Hester is stronger than her frail lover or her hate-tormented husband. She accepts her punishment even though she is aware of the spitefulness of her persecutors. Like clear-sighted and courageous women in the plays of Henrik Ibsen, Hester is cramped by her prejudicial surroundings. But her spirit is not crushed. Her love for Dimmesdale and for her child does not waver. She cherished the child produced by her union with Dimmesdale to such an extent that she would have gone into the forest and signed the Black Man's book if civic authorities took her away.

The letter "A" that Hester wears as a mark of her shame becomes transformed in the course of the novel as people's attitudes toward her change. She is branded as an "adulteress," then she is described as "able," and finally is viewed as an "angel." The transmutations change the mark of shame into a badge of distinction.

When Hester emerges from her prison cell with her baby in her arms at the beginning of The Scarlet Letter, Hawthorne compares mother and baby to the Madonna and child. Hawthorne named the illegitimate baby "Pearl," a name associated in medieval symbolism with purity and associated with the rose, another symbol of divine love and forgiveness. In Pearl, an allegory written in the fourteenth century, the soul of Pearl instructs her grieving father on the path to salvation. In like manner, Hawthorne's Pearl enables Hester and Dimmesdale to find relief from their oppressive earthly predicaments.

Pearl, the innocent child of Hester's and Dimmesdale's union, become a free agent when she inherits Chillingworth's wealth. She and her mother leave for the genial climate of Europe. Pearl will blossom forth later as Daisy Miller in Henry James's short story of the same name, the American heiress of all the ages. After some years away, Hester returns to Boston to resume a penitence she does not feel. She is tied to her past by the demands of her compassionate nature and not by the precepts of a threatened society. She continues to support others in their sufferings. Despite her seeming conformity to the codes of her society, Hester has seen through the taboos and superstitions that plague her neighbors. She knows that a time will come when

a new truth would be revealed, in order to establish the whole relation between man and woman on a surer ground of mutual happiness.

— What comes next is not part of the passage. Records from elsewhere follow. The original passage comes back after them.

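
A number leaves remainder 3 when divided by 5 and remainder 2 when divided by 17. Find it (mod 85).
M = 5 × 17 = 85. M₁ = 17, y₁ ≡ 3 (mod 5). M₂ = 5, y₂ ≡ 7 (mod 17). t = 3×17×3 + 2×5×7 ≡ 53 (mod 85)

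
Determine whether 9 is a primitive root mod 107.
p - 1 = 106 has prime divisors 2, 53. Check 9^(106/q) mod 107 for each: 9^(106/2) = 9^53 ≡ 1, 9^(106/53) = 9^2 ≡ 81 (mod 107). Since 9^53 ≡ 1 (mod 107), the order of 9 divides 53 (in fact the order is 53) ≠ 106, so it is not a primitive root.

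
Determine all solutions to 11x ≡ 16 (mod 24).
8

Since gcd(11, 24) = 1 divides 16, a solution exists.
Multiply both sides by the inverse of 11 mod 24:
  11^(-1) mod 24 = 11
  x ≡ 11 × 16 ≡ 176 ≡ 8 (mod 24)
Verification: 11 × 8 = 88 = 3 × 24 + 16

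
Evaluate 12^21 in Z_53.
Using repeated squaring. 21 = 16 + 4 + 1 (binary 10101). Repeated squaring mod 53: 12^1 ≡ 12; 12^2 ≡ 12² = 144 ≡ 38; 12^4 ≡ 38² = 1444 ≡ 13; 12^8 ≡ 13² = 169 ≡ 10; 12^16 ≡ 10² = 100 ≡ 47. Multiply: 12^21 = 12^16 × 12^4 × 12^1 ≡ 47 × 13 × 12 (mod 53): 47 × 13 = 611 ≡ 28; 28 × 12 = 336 ≡ 18. So 12^21 ≡ 18 (mod 53).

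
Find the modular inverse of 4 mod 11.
4^(-1) ≡ 3 (mod 11). Verification: 4 × 3 = 12 ≡ 1 (mod 11)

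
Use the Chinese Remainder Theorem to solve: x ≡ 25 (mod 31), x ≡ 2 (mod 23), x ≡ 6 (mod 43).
9294

Using the Chinese Remainder Theorem:
M = product of moduli = 30659
For equation 1: M_1 = 989, 989 ≡ 28 (mod 31), inverse of 989 mod 31 is 10 (check: 28 × 10 = 280 ≡ 1 (mod 31))
For equation 2: M_2 = 1333, 1333 ≡ 22 (mod 23), inverse of 1333 mod 23 is 22 (check: 22 × 22 = 484 ≡ 1 (mod 23))
For equation 3: M_3 = 713, 713 ≡ 25 (mod 43), inverse of 713 mod 43 is 31 (check: 25 × 31 = 775 ≡ 1 (mod 43))
Combine: x ≡ Σ r_i×M_i×(M_i⁻¹ mod m_i) = 25×989×10 + 2×1333×22 + 6×713×31 = 247250 + 58652 + 132618 = 438520
438520 mod 30659 = 9294
x ≡ 9294 (mod 30659)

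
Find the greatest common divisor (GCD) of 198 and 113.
1

Using the Euclidean algorithm:
198 = 1 × 113 + 85
113 = 1 × 85 + 28
85 = 3 × 28 + 1
28 = 28 × 1 + 0

GCD(198, 113) = 1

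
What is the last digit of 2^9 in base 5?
9 = 8 + 1 (binary 1001). Repeated squaring mod 5: 2^1 ≡ 2; 2^2 ≡ 2² = 4 ≡ 4; 2^4 ≡ 4² = 16 ≡ 1; 2^8 ≡ 1² = 1 ≡ 1. Multiply: 2^9 = 2^8 × 2^1 ≡ 1 × 2 (mod 5): 1 × 2 = 2 ≡ 2. So 2^9 ≡ 2 (mod 5).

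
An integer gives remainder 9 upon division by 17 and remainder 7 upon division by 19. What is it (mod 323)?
M = 17 × 19 = 323. M₁ = 19, y₁ ≡ 9 (mod 17). M₂ = 17, y₂ ≡ 9 (mod 19). t = 9×19×9 + 7×17×9 ≡ 26 (mod 323). The smallest positive such number is 26.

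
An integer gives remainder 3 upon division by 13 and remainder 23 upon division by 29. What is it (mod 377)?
M = 13 × 29 = 377. M₁ = 29, y₁ ≡ 9 (mod 13). M₂ = 13, y₂ ≡ 9 (mod 29). x = 3×29×9 + 23×13×9 ≡ 81 (mod 377). The smallest positive such number is 81.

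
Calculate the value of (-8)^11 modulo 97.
Using repeated squaring. (-8) ≡ 89 (mod 97). 11 = 8 + 2 + 1 (binary 1011). Repeated squaring mod 97: 89^1 ≡ 89; 89^2 ≡ 89² = 7921 ≡ 64; 89^4 ≡ 64² = 4096 ≡ 22; 89^8 ≡ 22² = 484 ≡ 96. Multiply: (-8)^11 ≡ 89^8 × 89^2 × 89^1 ≡ 96 × 64 × 89 (mod 97): 96 × 64 = 6144 ≡ 33; 33 × 89 = 2937 ≡ 27. So (-8)^11 ≡ 27 (mod 97).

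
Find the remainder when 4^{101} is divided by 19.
By Fermat: 4^{18} ≡ 1 (mod 19). 101 = 5×18 + 11. So 4^{101} ≡ 4^{11} ≡ 16 (mod 19)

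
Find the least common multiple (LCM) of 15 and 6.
30

First find GCD(15, 6) using the Euclidean algorithm:
15 = 2 × 6 + 3
6 = 2 × 3 + 0
GCD(15, 6) = 3

LCM formula: LCM(a, b) = (a × b) / GCD(a, b)
LCM(15, 6) = (15 × 6) / 3
LCM(15, 6) = 90 / 3
LCM(15, 6) = 30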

But what of Nathaniel Hawthorne? If he did not believe in man's goodness, or the value of his institutions, why do readers search out his meanings? The answer may be that Hawthorne was a craftsman whose narratives rarely get lost or stray from their central themes. .

Above all, Nathaniel Hawthorne had intuitions into the deepest recesses of man's psychology. He realized that suppressed thoughts and desires will inevitably explode. Despite his distrust of reformers, Hawthorne fashioned a microcosm, in which individual and communal judgments clashed. By entering Hawthorne's reconstruction of colonial Boston readers participate in Hester's and Dimmesdale's doubts and sorrows. In empathizing with the griefs of these people, readers deepen their compassion for a man and a woman who could not abide by the beliefs of an orthodox majority. Hawthorne enlarged his readers' appreciation of people who assert their right to live life according to their own standards of morality without regard to religious and social prohibitions. Nathaniel Hawthorne will never shake the world, but he criticized those who do.

The moral of The Scarlet Letter is that the human heart is not evil and one should be true to one's best instincts. March 29, 1972.